Summary.” Each allele is given a different number. In this laboratory, you used dpy-11(e794), allele e794 of the dpy-
11 gene. In the Genetics section, follow the blue link for a complete description of this allele.
II. Use BLAST to Find the Human Homolog of dpy-11
1. Return to the Identification section at the top of the page, and find the Gene model(s) table. Click on the second entry in the Nucleotides (coding/transcripts) column, to retrieve the nucleotide sequence for the transcript
“F46E10.9.2.”
2. In the new window, the first sequence is the spliced coding region (transcript) as it would be translated by the ribosome. (For simplicity’s sake, the transcript is presented as DNA code, rather than RNA.) Exons are shaded in alternating yellow and orange (exon 1 is yellow, exon 2 is orange, exon 3 is yellow, etc.). The second sequence is the unspliced gene. Exons are colored, while introns and untranslated regions are white.
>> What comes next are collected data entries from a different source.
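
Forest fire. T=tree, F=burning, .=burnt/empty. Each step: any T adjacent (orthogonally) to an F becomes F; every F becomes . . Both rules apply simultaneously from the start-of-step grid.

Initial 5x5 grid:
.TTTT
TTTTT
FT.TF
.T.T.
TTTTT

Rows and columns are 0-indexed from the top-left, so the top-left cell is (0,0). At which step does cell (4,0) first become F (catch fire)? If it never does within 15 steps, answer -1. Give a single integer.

Step 1: cell (4,0)='T' (+4 fires, +2 burnt)
Step 2: cell (4,0)='T' (+5 fires, +4 burnt)
Step 3: cell (4,0)='T' (+5 fires, +5 burnt)
Step 4: cell (4,0)='F' (+4 fires, +5 burnt)
  -> target ignites at step 4
Step 5: cell (4,0)='.' (+0 fires, +4 burnt)
  fire out at step 5

4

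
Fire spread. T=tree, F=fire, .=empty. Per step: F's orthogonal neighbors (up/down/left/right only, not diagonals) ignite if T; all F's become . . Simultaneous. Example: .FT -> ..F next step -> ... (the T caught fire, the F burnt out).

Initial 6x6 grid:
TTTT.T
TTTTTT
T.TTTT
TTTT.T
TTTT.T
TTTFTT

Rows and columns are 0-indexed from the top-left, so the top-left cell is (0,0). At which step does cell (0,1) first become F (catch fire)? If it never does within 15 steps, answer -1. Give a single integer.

Step 1: cell (0,1)='T' (+3 fires, +1 burnt)
Step 2: cell (0,1)='T' (+4 fires, +3 burnt)
Step 3: cell (0,1)='T' (+5 fires, +4 burnt)
Step 4: cell (0,1)='T' (+6 fires, +5 burnt)
Step 5: cell (0,1)='T' (+5 fires, +6 burnt)
Step 6: cell (0,1)='T' (+4 fires, +5 burnt)
Step 7: cell (0,1)='F' (+3 fires, +4 burnt)
  -> target ignites at step 7
Step 8: cell (0,1)='.' (+1 fires, +3 burnt)
Step 9: cell (0,1)='.' (+0 fires, +1 burnt)
  fire out at step 9

7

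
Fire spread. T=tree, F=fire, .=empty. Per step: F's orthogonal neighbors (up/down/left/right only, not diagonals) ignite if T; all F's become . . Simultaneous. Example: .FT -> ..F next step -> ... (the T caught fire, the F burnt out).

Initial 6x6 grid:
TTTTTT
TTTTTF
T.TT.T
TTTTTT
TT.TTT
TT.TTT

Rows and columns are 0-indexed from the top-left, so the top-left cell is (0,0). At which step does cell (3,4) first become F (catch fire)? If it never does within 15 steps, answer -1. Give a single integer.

Step 1: cell (3,4)='T' (+3 fires, +1 burnt)
Step 2: cell (3,4)='T' (+3 fires, +3 burnt)
Step 3: cell (3,4)='F' (+5 fires, +3 burnt)
  -> target ignites at step 3
Step 4: cell (3,4)='.' (+6 fires, +5 burnt)
Step 5: cell (3,4)='.' (+5 fires, +6 burnt)
Step 6: cell (3,4)='.' (+4 fires, +5 burnt)
Step 7: cell (3,4)='.' (+2 fires, +4 burnt)
Step 8: cell (3,4)='.' (+2 fires, +2 burnt)
Step 9: cell (3,4)='.' (+1 fires, +2 burnt)
Step 10: cell (3,4)='.' (+0 fires, +1 burnt)
  fire out at step 10

3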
3. Copy the entire spliced sequence; you will paste it in a subsequent step.
4. Initiate a BLAST (Basic Local Alignment Search Tool) search. a. Open the Internet site of the National Center for Biotechnology Information (NCBI) at http://www.ncbi.nlm.nih.gov/ . b. Click on BLAST. c. Click on blastx to select a search using a protein database and translated nucleotide query. d. Paste the dpy-11 coding sequence into the Search window. e. Delete any non-nucleotide characters from the window. f. In the Choose Search Set section, type “Homo sapiens” in the Organism window. g. Click on BLAST! and the query sequences are sent to a server at the National Center for Biotechnology
Information in Bethesda, Maryland. There, the BLAST algorithm, or program, will translate the nucleotide sequence and attempt to match the amino acid sequence to the millions of protein sequences stored in its database. A page shows the status of your search until your results are available. This may take only a few seconds, or more than a minute if a lot of other searches are queued at the server.
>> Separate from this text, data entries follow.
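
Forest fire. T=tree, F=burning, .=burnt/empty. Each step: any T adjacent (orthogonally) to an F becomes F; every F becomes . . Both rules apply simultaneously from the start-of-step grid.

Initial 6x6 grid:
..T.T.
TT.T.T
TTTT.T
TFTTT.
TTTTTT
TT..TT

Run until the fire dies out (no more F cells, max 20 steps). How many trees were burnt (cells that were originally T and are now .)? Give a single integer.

Answer: 21

Derivation:
Step 1: +4 fires, +1 burnt (F count now 4)
Step 2: +7 fires, +4 burnt (F count now 7)
Step 3: +5 fires, +7 burnt (F count now 5)
Step 4: +2 fires, +5 burnt (F count now 2)
Step 5: +2 fires, +2 burnt (F count now 2)
Step 6: +1 fires, +2 burnt (F count now 1)
Step 7: +0 fires, +1 burnt (F count now 0)
Fire out after step 7
Initially T: 25, now '.': 32
Total burnt (originally-T cells now '.'): 21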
5. The results of the BLAST search are displayed in three ways on the output page: a. A graphical overview illustrates how significant matches (also known as “hits”) align with the query sequence. b. A list of significant alignments with Accession links. c. A detailed view of the translated dpy-11 sequence (query) aligned to the amino acid sequence of each search hit (subject). Amino acids that are identical to both sequences are listed in the center row, while biochemically similar amino acids are indicated by “+” signs.
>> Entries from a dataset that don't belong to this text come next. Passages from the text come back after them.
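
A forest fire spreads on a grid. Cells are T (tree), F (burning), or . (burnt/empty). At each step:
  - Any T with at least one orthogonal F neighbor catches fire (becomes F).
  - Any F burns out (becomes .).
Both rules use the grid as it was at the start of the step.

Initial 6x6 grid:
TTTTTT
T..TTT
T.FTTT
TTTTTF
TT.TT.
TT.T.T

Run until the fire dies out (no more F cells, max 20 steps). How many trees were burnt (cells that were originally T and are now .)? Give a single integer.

Step 1: +4 fires, +2 burnt (F count now 4)
Step 2: +6 fires, +4 burnt (F count now 6)
Step 3: +6 fires, +6 burnt (F count now 6)
Step 4: +6 fires, +6 burnt (F count now 6)
Step 5: +3 fires, +6 burnt (F count now 3)
Step 6: +1 fires, +3 burnt (F count now 1)
Step 7: +0 fires, +1 burnt (F count now 0)
Fire out after step 7
Initially T: 27, now '.': 35
Total burnt (originally-T cells now '.'): 26

Answer: 26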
6. Examine the hits from the BLAST search. a. In the list of significant alignments, notice the scores in the E-value column on the right. The Expectation or
E-value is the number of alignments with the query sequence that would be expected to occur by chance in the database. The lower the E-value, the higher the probability that the hit is related to the query. Longer queries generally yield lower E-values. b. An alignment is considered significant if it has an E-value less than 0.1. Consider that the value 2e-55 denotes 2 × 10–55, or a 2 preceded by 54 decimal places! c. Identify the hits with the lowest E-values. Hits with similar E-values are usually variants of the same sequence. What human protein is most related to C. elegans DPY-11? What E-value did it yield? Is it a significant match? d. Find a hit with a dark “G” next to the entry and click on the “G.” This link will open an Entrez Gene record for the human dpy-11 relative. e. From the Display drop-down menu at the top left, select Full Report. Scroll down, and notice that the report includes a graphic representation of transcripts for the gene, its chromosomal location, and a link to
Related Articles in Pubmed. Does this gene have a similar function to dpy-11? Is it important in human health? f. Follow any of the links to get more detailed information about the gene.